How can an advisor accurately gauge and effectively respond to the risk tolerance(s) of an advisee? In their January 2010 paper entitled “Beyond Risk Tolerance: Regret, Overconfidence, and Other Investor Propensities”, Carrie Pan and Meir Statman: (1) argue that the typical questionnaire used to assess advisee risk tolerance is deficient for five reasons; and, (2) offer remedies for these deficiencies. Using historical asset class return data and results of multiple investor surveys, they conclude that:

  • Advisee risk tolerance is compartmentalized, with “subtolerances” relating to distinct goals such as children’s education, retirement and extravagant self-indulgence. A segmented portfolio related to advisee goals/subtolerances may be more satisfying than an aggregate portfolio derived from global risk tolerance.
  • Translation of advisee risk tolerance measurements into portfolio allocations often follows opaque rules of thumb. A quantitative linkage of risk tolerance to portfolio risk-return expectations may enhance satisfaction.
  • Advisee risk tolerance tends to rise (fall) after high (low) market returns (see the plot below). Explicit accounting for this bias may enhance satisfaction.
  • Advisee risk tolerance in foresight may be lower than risk tolerance in hindsight, to varying degrees for different individuals. Assessing and adjusting for advisee tendency to feel regret may enhance satisfaction.
  • Advisee propensities for trust and overconfidence may distort measurement of risk tolerance.
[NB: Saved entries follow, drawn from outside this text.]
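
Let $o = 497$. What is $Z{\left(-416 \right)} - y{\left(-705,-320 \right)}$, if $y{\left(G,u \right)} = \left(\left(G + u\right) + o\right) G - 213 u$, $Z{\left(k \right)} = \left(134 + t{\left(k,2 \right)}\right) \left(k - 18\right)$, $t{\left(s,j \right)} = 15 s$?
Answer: $2209604$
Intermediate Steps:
$Z{\left(k \right)} = \left(-18 + k\right) \left(134 + 15 k\right)$ ($Z{\left(k \right)} = \left(134 + 15 k\right) \left(k - 18\right) = \left(134 + 15 k\right) \left(-18 + k\right) = \left(-18 + k\right) \left(134 + 15 k\right)$)
$y{\left(G,u \right)} = - 213 u + G \left(497 + G + u\right)$ ($y{\left(G,u \right)} = \left(\left(G + u\right) + 497\right) G - 213 u = \left(497 + G + u\right) G - 213 u = G \left(497 + G + u\right) - 213 u = - 213 u + G \left(497 + G + u\right)$)
$Z{\left(-416 \right)} - y{\left(-705,-320 \right)} = \left(-2412 - -56576 + 15 \left(-416\right)^{2}\right) - \left(\left(-705\right)^{2} - -68160 + 497 \left(-705\right) - -225600\right) = \left(-2412 + 56576 + 15 \cdot 173056\right) - \left(497025 + 68160 - 350385 + 225600\right) = \left(-2412 + 56576 + 2595840\right) - 440400 = 2650004 - 440400 = 2209604$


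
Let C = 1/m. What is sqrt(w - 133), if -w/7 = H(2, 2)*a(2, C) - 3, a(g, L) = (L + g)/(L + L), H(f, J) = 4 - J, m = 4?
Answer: 5*I*sqrt(7) ≈ 13.229*I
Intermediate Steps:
C = 1/4 ≈ 0.25000
a(g, L) = (L + g)/(2*L) (a(g, L) = (L + g)/((2*L)) = (L + g)*(1/(2*L)) = (L + g)/(2*L))
w = -42 (w = -7*((4 - 1*2)*((1/4 + 2)/(2*(1/4))) - 3) = -7*((4 - 2)*((1/2)*4*(9/4)) - 3) = -7*(2*(9/2) - 3) = -7*(9 - 3) = -7*6 = -42)
sqrt(w - 133) = sqrt(-42 - 133) = sqrt(-175) = 5*I*sqrt(7)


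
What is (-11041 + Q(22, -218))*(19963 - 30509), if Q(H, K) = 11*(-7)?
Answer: 117250428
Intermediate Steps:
Q(H, K) = -77
(-11041 + Q(22, -218))*(19963 - 30509) = (-11041 - 77)*(19963 - 30509) = -11118*(-10546) = 117250428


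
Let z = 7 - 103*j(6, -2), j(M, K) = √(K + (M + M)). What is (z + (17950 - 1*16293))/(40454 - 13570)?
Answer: 32/517 - 103*√10/26884 ≈ 0.049780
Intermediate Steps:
j(M, K) = √(K + 2*M)
z = 7 - 103*√10 (z = 7 - 103*√(-2 + 2*6) = 7 - 103*√(-2 + 12) = 7 - 103*√10 ≈ -318.71)
(z + (17950 - 1*16293))/(40454 - 13570) = ((7 - 103*√10) + (17950 - 1*16293))/(40454 - 13570) = ((7 - 103*√10) + (17950 - 16293))/26884 = ((7 - 103*√10) + 1657)*(1/26884) = (1664 - 103*√10)*(1/26884) = 32/517 - 103*√10/26884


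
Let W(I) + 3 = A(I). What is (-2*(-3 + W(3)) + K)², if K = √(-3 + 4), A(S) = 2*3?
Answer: 1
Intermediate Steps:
A(S) = 6
W(I) = 3 (W(I) = -3 + 6 = 3)
K = 1 (K = √1 = 1)
(-2*(-3 + W(3)) + K)² = (-2*(-3 + 3) + 1)² = (-2*0 + 1)² = (0 + 1)² = 1² = 1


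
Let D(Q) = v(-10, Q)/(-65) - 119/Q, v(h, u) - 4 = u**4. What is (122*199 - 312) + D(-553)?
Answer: -113659836120/79 ≈ -1.4387e+9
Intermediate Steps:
v(h, u) = 4 + u**4
D(Q) = -4/65 - 119/Q - Q**4/65 (D(Q) = (4 + Q**4)/(-65) - 119/Q = (4 + Q**4)*(-1/65) - 119/Q = (-4/65 - Q**4/65) - 119/Q = -4/65 - 119/Q - Q**4/65)
(122*199 - 312) + D(-553) = (122*199 - 312) + (1/65)*(-7735 - 553*(-4 - 1*(-553)**4))/(-553) = (24278 - 312) + (1/65)*(-1/553)*(-7735 - 553*(-4 - 1*93519144481)) = 23966 + (1/65)*(-1/553)*(-7735 - 553*(-4 - 93519144481)) = 23966 + (1/65)*(-1/553)*(-7735 - 553*(-93519144485)) = 23966 + (1/65)*(-1/553)*(-7735 + 51716086900205) = 23966 + (1/65)*(-1/553)*51716086892470 = 23966 - 113661729434/79 = -113659836120/79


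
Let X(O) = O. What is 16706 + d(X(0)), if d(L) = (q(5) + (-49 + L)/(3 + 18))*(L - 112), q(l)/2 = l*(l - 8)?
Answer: 60982/3 ≈ 20327.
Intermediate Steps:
q(l) = 2*l*(-8 + l) (q(l) = 2*(l*(l - 8)) = 2*(l*(-8 + l)) = 2*l*(-8 + l))
d(L) = (-112 + L)*(-97/3 + L/21) (d(L) = (2*5*(-8 + 5) + (-49 + L)/(3 + 18))*(L - 112) = (2*5*(-3) + (-49 + L)/21)*(-112 + L) = (-30 + (-49 + L)*(1/21))*(-112 + L) = (-30 + (-7/3 + L/21))*(-112 + L) = (-97/3 + L/21)*(-112 + L) = (-112 + L)*(-97/3 + L/21))
16706 + d(X(0)) = 16706 + (10864/3 - 113/3*0 + (1/21)*0**2) = 16706 + (10864/3 + 0 + (1/21)*0) = 16706 + (10864/3 + 0 + 0) = 16706 + 10864/3 = 60982/3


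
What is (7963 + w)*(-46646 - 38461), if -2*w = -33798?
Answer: -2115930234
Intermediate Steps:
w = 16899 (w = -½*(-33798) = 16899)
(7963 + w)*(-46646 - 38461) = (7963 + 16899)*(-46646 - 38461) = 24862*(-85107) = -2115930234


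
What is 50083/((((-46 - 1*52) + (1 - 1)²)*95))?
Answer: -50083/9310 ≈ -5.3795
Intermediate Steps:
50083/((((-46 - 1*52) + (1 - 1)²)*95)) = 50083/((((-46 - 52) + 0²)*95)) = 50083/(((-98 + 0)*95)) = 50083/((-98*95)) = 50083/(-9310) = 50083*(-1/9310) = -50083/9310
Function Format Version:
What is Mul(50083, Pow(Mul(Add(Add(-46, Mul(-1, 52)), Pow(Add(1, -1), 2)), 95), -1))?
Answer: Rational(-50083, 9310) ≈ -5.3795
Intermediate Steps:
Mul(50083, Pow(Mul(Add(Add(-46, Mul(-1, 52)), Pow(Add(1, -1), 2)), 95), -1)) = Mul(50083, Pow(Mul(Add(Add(-46, -52), Pow(0, 2)), 95), -1)) = Mul(50083, Pow(Mul(Add(-98, 0), 95), -1)) = Mul(50083, Pow(Mul(-98, 95), -1)) = Mul(50083, Pow(-9310, -1)) = Mul(50083, Rational(-1, 9310)) = Rational(-50083, 9310)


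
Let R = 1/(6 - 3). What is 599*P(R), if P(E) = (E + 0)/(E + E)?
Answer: 599/2 ≈ 299.50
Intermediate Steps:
R = 1/3 ≈ 0.33333
P(E) = 1/2 (P(E) = E/((2*E)) = E*(1/(2*E)) = 1/2)
599*P(R) = 599*(1/2) = 599/2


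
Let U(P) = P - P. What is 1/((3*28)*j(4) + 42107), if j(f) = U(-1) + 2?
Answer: 1/42275 ≈ 2.3655e-5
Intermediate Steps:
U(P) = 0
j(f) = 2 (j(f) = 0 + 2 = 2)
1/((3*28)*j(4) + 42107) = 1/((3*28)*2 + 42107) = 1/(84*2 + 42107) = 1/(168 + 42107) = 1/42275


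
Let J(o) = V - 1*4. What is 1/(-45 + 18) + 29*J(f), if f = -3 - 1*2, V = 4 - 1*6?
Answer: -4699/27 ≈ -174.04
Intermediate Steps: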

Assessing and adjusting for such propensities may enhance satisfaction.

The following chart, taken from the paper, relates past stock market returns to aggregate investor belief that “now is a good time to invest in financial markets,” as measured by monthly Gallup surveys spanning 1998 to 2007. Investors asked about their risk tolerance following high (low) past returns are likely to overestimate (underestimate) market attractiveness, swayed by exuberance (paranoia). Adjustment for this distortion of risk tolerance may enhance advisee satisfaction over the long run.

In summary, financial advisors may be able to improve advisee satisfaction by refining the typical approach to risk tolerance measurement and accommodation. The self-advised can apply such refinement to themselves.